Dio ti benedica. E tu benedicimi. Tuo. Giovanni.
La misericordia del Signore mi pare che oggi riesca brillantemente, come qualche versetto fa, a superare la condizione disagiata in cui si trova la folla.
I sette pani e i pesciolini sono tutto quello che hanno i discepoli.Tutto va spezzato e offerto per risolvere il problema di quei 4000 che hanno fame.
Mi è venuto un pò da pensare alle folle che oggi nel 2008, sono in difficoltà e che il Signore non vuole lasciare a sè stessi. ‘Se li rimando digiuni alle proprie case, verranno meno per via; e alcuni di loro vengono di lontano.’
Se la misericordia divina non è cambiata il problema forse è dei discepoli, che non vogliono offrire tutti i sette pani e i pochi pesci..tutto il poco che hanno, la loro povertà, la loro vita di peccatori.
Del testo di oggi mi è rimasto molto impresso il fatto che Gesù ha compassione della folla perchè è da tre giorni “con lui” e non ha da mangiare! Seguire Gesù, ascoltarlo, stare con lui… comporta paradossalmente il “non avere da mangiare”! Come il popolo di Dio nel deserto quando camminava verso la terra promessa. Dipendeva totalmente dal Signore.
Ma questa fame, se trascurata, può anche portare il discepolo a venir meno per la via! La via del ritorno a casa ma anche la Via della sequela, la Via verso la casa del Padre, la Via!
Gesù ha compassione della gente perchè questa ha bisogno di Lui!
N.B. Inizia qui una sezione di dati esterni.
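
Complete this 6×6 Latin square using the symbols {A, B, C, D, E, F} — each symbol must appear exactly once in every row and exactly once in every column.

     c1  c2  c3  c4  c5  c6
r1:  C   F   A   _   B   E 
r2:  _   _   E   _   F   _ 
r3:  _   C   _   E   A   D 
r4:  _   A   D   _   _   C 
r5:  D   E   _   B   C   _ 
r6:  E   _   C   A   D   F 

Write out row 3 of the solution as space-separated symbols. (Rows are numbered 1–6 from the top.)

F C B E A D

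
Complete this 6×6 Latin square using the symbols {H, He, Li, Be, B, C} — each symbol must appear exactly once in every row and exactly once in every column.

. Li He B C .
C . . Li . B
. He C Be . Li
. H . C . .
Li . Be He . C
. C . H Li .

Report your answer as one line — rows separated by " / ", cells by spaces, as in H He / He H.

(r2,c2) = Be
(r2,c3) = H
(r2,c5) = He
(r5,c2) = B
(r5,c5) = H
(r6,c3) = B
(r3,c5) = B
(r4,c3) = Li
(r4,c5) = Be
(r4,c6) = He
(r6,c6) = Be
(r1,c6) = H
(r3,c1) = H
(r4,c1) = B
(r6,c1) = He
(r1,c1) = Be

Be Li He B C H / C Be H Li He B / H He C Be B Li / B H Li C Be He / Li B Be He H C / He C B H Li Be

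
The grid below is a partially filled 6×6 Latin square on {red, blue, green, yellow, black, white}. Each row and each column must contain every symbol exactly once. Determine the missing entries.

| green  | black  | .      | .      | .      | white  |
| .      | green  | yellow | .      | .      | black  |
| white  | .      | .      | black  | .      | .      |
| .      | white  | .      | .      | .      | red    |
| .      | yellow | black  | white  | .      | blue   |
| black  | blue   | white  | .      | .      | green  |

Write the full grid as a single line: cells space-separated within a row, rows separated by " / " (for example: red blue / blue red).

green black red blue yellow white / blue green yellow red white black / white red green black blue yellow / yellow white blue green black red / red yellow black white green blue / black blue white yellow red green

At row 3, column 2: row 3 has {black,white}; column 2 has {blue,green,yellow,black,white}; that leaves red.
At row 3, column 6: row 3 has {red,black,white}; column 6 has {red,blue,green,black,white}; that leaves yellow.
At row 5, column 1: row 5 has {blue,yellow,black,white}; column 1 has {green,black,white}; that leaves red.
At row 5, column 5: row 5 has {red,blue,yellow,black,white}; column 5 is empty so far; that leaves green.
At row 2, column 1: row 2 has {green,yellow,black}; column 1 has {red,green,black,white}; that leaves blue.
At row 2, column 4: row 2 has {blue,green,yellow,black}; column 4 has {black,white}; that leaves red.
At row 2, column 5: row 2 has {red,blue,green,yellow,black}; column 5 has {green}; that leaves white.
At row 3, column 5: row 3 has {red,yellow,black,white}; column 5 has {green,white}; that leaves blue.
At row 4, column 1: row 4 has {red,white}; column 1 has {red,blue,green,black,white}; that leaves yellow.
At row 4, column 5: row 4 has {red,yellow,white}; column 5 has {blue,green,white}; that leaves black.
At row 6, column 4: row 6 has {blue,green,black,white}; column 4 has {red,black,white}; that leaves yellow.
At row 6, column 5: row 6 has {blue,green,yellow,black,white}; column 5 has {blue,green,black,white}; that leaves red.
At row 1, column 4: row 1 has {green,black,white}; column 4 has {red,yellow,black,white}; that leaves blue.
At row 1, column 5: row 1 has {blue,green,black,white}; column 5 has {red,blue,green,black,white}; that leaves yellow.
At row 3, column 3: row 3 has {red,blue,yellow,black,white}; column 3 has {yellow,black,white}; that leaves green.
At row 4, column 3: row 4 has {red,yellow,black,white}; column 3 has {green,yellow,black,white}; that leaves blue.
At row 4, column 4: row 4 has {red,blue,yellow,black,white}; column 4 has {red,blue,yellow,black,white}; that leaves green.
At row 1, column 3: row 1 has {blue,green,yellow,black,white}; column 3 has {blue,green,yellow,black,white}; that leaves red.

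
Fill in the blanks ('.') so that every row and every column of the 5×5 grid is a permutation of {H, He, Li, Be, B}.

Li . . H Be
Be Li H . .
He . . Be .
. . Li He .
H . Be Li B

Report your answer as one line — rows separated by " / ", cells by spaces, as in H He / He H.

Li B He H Be / Be Li H B He / He H B Be Li / B Be Li He H / H He Be Li B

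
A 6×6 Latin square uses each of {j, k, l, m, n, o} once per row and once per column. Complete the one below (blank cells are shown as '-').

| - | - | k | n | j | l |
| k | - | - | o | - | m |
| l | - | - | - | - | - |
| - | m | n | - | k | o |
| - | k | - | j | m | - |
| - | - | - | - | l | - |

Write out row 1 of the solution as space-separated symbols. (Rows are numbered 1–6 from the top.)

m o k n j l

(r1,c2) = o
(r2,c5) = n
(r3,c5) = o
(r4,c1) = j
(r4,c4) = l
(r5,c6) = n
(r1,c1) = m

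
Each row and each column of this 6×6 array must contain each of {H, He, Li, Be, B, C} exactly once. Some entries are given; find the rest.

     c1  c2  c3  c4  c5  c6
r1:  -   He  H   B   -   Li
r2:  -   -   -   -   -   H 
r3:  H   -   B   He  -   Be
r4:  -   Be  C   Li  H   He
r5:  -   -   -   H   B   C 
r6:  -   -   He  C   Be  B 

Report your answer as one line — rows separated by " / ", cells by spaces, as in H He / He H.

Be He H B C Li / C B Li Be He H / H C B He Li Be / B Be C Li H He / He Li Be H B C / Li H He C Be B

At row 1, column 5: row 1 has {H,He,Li,B}; column 5 has {H,Be,B}; that leaves C.
At row 2, column 4: row 2 has {H}; column 4 has {H,He,Li,B,C}; that leaves Be.
At row 3, column 5: row 3 has {H,He,Be,B}; column 5 has {H,Be,B,C}; that leaves Li.
At row 4, column 1: row 4 has {H,He,Li,Be,C}; column 1 has {H}; that leaves B.
At row 5, column 2: row 5 has {H,B,C}; column 2 has {He,Be}; that leaves Li.
At row 5, column 3: row 5 has {H,Li,B,C}; column 3 has {H,He,B,C}; that leaves Be.
At row 6, column 1: row 6 has {He,Be,B,C}; column 1 has {H,B}; that leaves Li.
At row 6, column 2: row 6 has {He,Li,Be,B,C}; column 2 has {He,Li,Be}; that leaves H.
At row 1, column 1: row 1 has {H,He,Li,B,C}; column 1 has {H,Li,B}; that leaves Be.
At row 2, column 3: row 2 has {H,Be}; column 3 has {H,He,Be,B,C}; that leaves Li.
At row 2, column 5: row 2 has {H,Li,Be}; column 5 has {H,Li,Be,B,C}; that leaves He.
At row 3, column 2: row 3 has {H,He,Li,Be,B}; column 2 has {H,He,Li,Be}; that leaves C.
At row 5, column 1: row 5 has {H,Li,Be,B,C}; column 1 has {H,Li,Be,B}; that leaves He.
At row 2, column 1: row 2 has {H,He,Li,Be}; column 1 has {H,He,Li,Be,B}; that leaves C.
At row 2, column 2: row 2 has {H,He,Li,Be,C}; column 2 has {H,He,Li,Be,C}; that leaves B.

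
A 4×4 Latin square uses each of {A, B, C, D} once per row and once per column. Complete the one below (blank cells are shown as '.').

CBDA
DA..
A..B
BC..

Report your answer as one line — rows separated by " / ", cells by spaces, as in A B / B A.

C B D A / D A B C / A D C B / B C A D

Cell (r2,c4): row 2 has {A,D}; column 4 has {A,B} → C.
Cell (r3,c2): row 3 has {A,B}; column 2 has {A,B,C} → D.
Cell (r3,c3): row 3 has {A,B,D}; column 3 has {D} → C.
Cell (r4,c3): row 4 has {B,C}; column 3 has {C,D} → A.
Cell (r4,c4): row 4 has {A,B,C}; column 4 has {A,B,C} → D.
Cell (r2,c3): row 2 has {A,C,D}; column 3 has {A,C,D} → B.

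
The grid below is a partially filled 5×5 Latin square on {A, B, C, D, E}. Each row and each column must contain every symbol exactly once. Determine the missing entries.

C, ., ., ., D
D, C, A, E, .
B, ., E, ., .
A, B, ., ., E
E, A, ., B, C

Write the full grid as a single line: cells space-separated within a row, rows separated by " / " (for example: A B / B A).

C E B A D / D C A E B / B D E C A / A B C D E / E A D B C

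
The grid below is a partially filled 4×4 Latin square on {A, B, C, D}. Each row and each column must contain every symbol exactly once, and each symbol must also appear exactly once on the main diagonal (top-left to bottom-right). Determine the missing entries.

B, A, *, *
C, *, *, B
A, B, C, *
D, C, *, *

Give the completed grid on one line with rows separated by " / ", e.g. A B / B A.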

“Alcuni di loro vengono da lontano”. Pare che questo miracolo sia per i pagani, a differenza di quello raccontato nel cap.6, come fa pensare l’insistenza sul numero sette. A me sembrano molto attuali le folle che vengono da lontano, che corrono il rischio di venir meno per via. Come non pensare a tanta gente che viene da lontano a cercare pane e lavoro? Gesù è commosso nelle viscere, e la sua chiesa, la comunità dei discepoli, dà loro da mangiare, in un gesto di condivisione fraterna. Ma si può venire da lontano non solo geograficamente. Si può venire da ideologie e filosofie lontane. Per tutti c’è accoglienza e pane in abbondanza. Questa è la chiesa.